The protected health information of 1,128 clients of Compassionate Care Hospice Las Vegas (CCHLV) may have been accessed by an unauthorized individual person.
The person in question obtained gained access to the company’s may have viewed the content of the servers.
CCHLV discovered the violation on Mits network on October 28, 2017. The server was accessed by an unauthorized individual. CCHLV hired a firm specializing in forensics to carry out a full review to determine the nature of the breach and to identify all patients who were potentially harmed.
While the review confirmed access to data was possible, nothing was there to suggest any sensitive information was viewed or stolen by the unauthorized. However, it was not possible to completely rule out data access and theft with 100% degree of certainty.
The sort of information held on the parts of the network in question included names, dates of birth, addresses, Medicare numbers, medical treatment information, health insurance information, and archived electronic health files. Financial electronic data was not stored on the part of the network violated in the attack and remained secure at all times.
Once access to the network and server had been restored with adequate proctection in place, CCHLV ran a comprehensive risk analysis to identify potential vulnerabilities to the confidentiality, integrity, and availability of PHI and has reviewed and revised network security policies to bring this up to speed. To ensure that any future cyberattacks are noticed and addressed speedily, CCHLV has now utilized intrusion detection and monitoring systems.

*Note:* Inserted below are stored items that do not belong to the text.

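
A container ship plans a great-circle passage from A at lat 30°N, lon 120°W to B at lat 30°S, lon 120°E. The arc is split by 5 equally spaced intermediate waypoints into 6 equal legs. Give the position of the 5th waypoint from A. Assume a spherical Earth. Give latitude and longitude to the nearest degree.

≈ lat 22°S, lon 142°E

Write both endpoints as unit vectors p₁, p₂ with components (cos φ cos λ, cos φ sin λ, sin φ).
The central angle between the endpoints is δ = arccos(p₁·p₂) ≈ 2.246 rad (128.7°).
Interpolate at f = 5/6 with slerp weights a = sin((1−f)δ)/sin δ ≈ 0.468, b = sin(fδ)/sin δ ≈ 1.224.
p = a·p₁ + b·p₂ ≈ (-0.733, 0.566, -0.378); φ = arcsin(p_z) ≈ -22.18°, λ = atan2(p_y, p_x) ≈ 142.29°.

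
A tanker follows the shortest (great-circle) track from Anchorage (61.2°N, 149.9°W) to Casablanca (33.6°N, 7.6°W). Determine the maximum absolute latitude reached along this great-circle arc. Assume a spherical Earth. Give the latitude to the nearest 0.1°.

The great circle lies in the plane with unit normal n̂ = (p₁ × p₂)/|p₁ × p₂|.
Here n̂_z ≈ +0.249; the vertex latitude is φ_max = arccos|n̂_z| ≈ 75.6°.
Check via Clairaut: cos φ_max = |cos φ₁| · sin C = cos(61.2°)·sin(31.1°) ≈ 0.249, again giving ≈ 75.6°.

≈ 75.6°N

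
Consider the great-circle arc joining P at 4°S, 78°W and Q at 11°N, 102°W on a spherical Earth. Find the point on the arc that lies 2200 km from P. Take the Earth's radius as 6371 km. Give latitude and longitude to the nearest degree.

From cos δ = sin φ₁ sin φ₂ + cos φ₁ cos φ₂ cos Δλ, the central angle is δ ≈ 0.492 rad (28.2°). The total great-circle distance is δ·R ≈ 0.492 × 6371 ≈ 3136 km, so the target fraction is f = 2200/3136 ≈ 0.701.
Interpolate at f ≈ 0.701 with slerp weights a = sin((1−f)δ)/sin δ ≈ 0.310, b = sin(fδ)/sin δ ≈ 0.716.
p = a·p₁ + b·p₂ ≈ (-0.082, -0.990, 0.115); φ = arcsin(p_z) ≈ 6.61°, λ = atan2(p_y, p_x) ≈ -94.73°.

≈ 7°N, 95°W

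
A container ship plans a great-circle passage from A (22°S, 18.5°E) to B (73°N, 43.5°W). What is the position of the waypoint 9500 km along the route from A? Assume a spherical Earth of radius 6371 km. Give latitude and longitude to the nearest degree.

≈ (59°N, 13°W)

The haversine formula gives a central angle δ ≈ 1.804 rad (103.4°) between the endpoints. The total great-circle distance is δ·R ≈ 1.804 × 6371 ≈ 11492 km, so the target fraction is f = 9500/11492 ≈ 0.827.
Interpolate at f ≈ 0.827 with slerp weights a = sin((1−f)δ)/sin δ ≈ 0.316, b = sin(fδ)/sin δ ≈ 1.025.
p = a·p₁ + b·p₂ ≈ (0.495, -0.113, 0.861); φ = arcsin(p_z) ≈ 59.46°, λ = atan2(p_y, p_x) ≈ -12.87°.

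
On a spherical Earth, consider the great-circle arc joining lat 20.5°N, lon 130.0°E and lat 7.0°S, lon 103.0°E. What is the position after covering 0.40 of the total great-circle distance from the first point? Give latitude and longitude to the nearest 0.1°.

≈ lat 9.7°N, lon 118.8°E

Convert each endpoint to a unit vector on the sphere (x = cos φ cos λ, y = cos φ sin λ, z = sin φ).
The central angle between the endpoints is δ = arccos(p₁·p₂) ≈ 0.667 rad (38.2°).
Interpolate at f = 0.40 with slerp weights a = sin((1−f)δ)/sin δ ≈ 0.630, b = sin(fδ)/sin δ ≈ 0.426.
p = a·p₁ + b·p₂ ≈ (-0.474, 0.864, 0.169); φ = arcsin(p_z) ≈ 9.71°, λ = atan2(p_y, p_x) ≈ 118.77°.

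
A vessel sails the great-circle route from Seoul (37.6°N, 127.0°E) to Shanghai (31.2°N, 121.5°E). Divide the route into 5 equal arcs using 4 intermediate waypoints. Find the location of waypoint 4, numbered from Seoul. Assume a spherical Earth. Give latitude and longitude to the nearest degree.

≈ 32°N, 123°E

Convert each endpoint to a unit vector on the sphere (x = cos φ cos λ, y = cos φ sin λ, z = sin φ).
The central angle between the endpoints is δ = arccos(p₁·p₂) ≈ 0.137 rad (7.8°).
Interpolate at f = 4/5 with slerp weights a = sin((1−f)δ)/sin δ ≈ 0.201, b = sin(fδ)/sin δ ≈ 0.801.
p = a·p₁ + b·p₂ ≈ (-0.454, 0.711, 0.537); φ = arcsin(p_z) ≈ 32.50°, λ = atan2(p_y, p_x) ≈ 122.53°.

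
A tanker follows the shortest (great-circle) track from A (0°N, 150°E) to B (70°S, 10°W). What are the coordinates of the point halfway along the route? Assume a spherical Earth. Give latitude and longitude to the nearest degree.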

CCHLV notified all those affected by mail on December 14, 2017 and reported the breach incident to the Department of Health and Human Services’ Office for Civil Rights. Following the discovery of the attack, law enforcement was made aware and CCHLV is continuing to help out with the ongoing investigation.
As an additional safeguard, all patients potentially damaged by the breach have been offered complimentary credit monitoring and identity theft restoration services for 12 months through the company Kroll.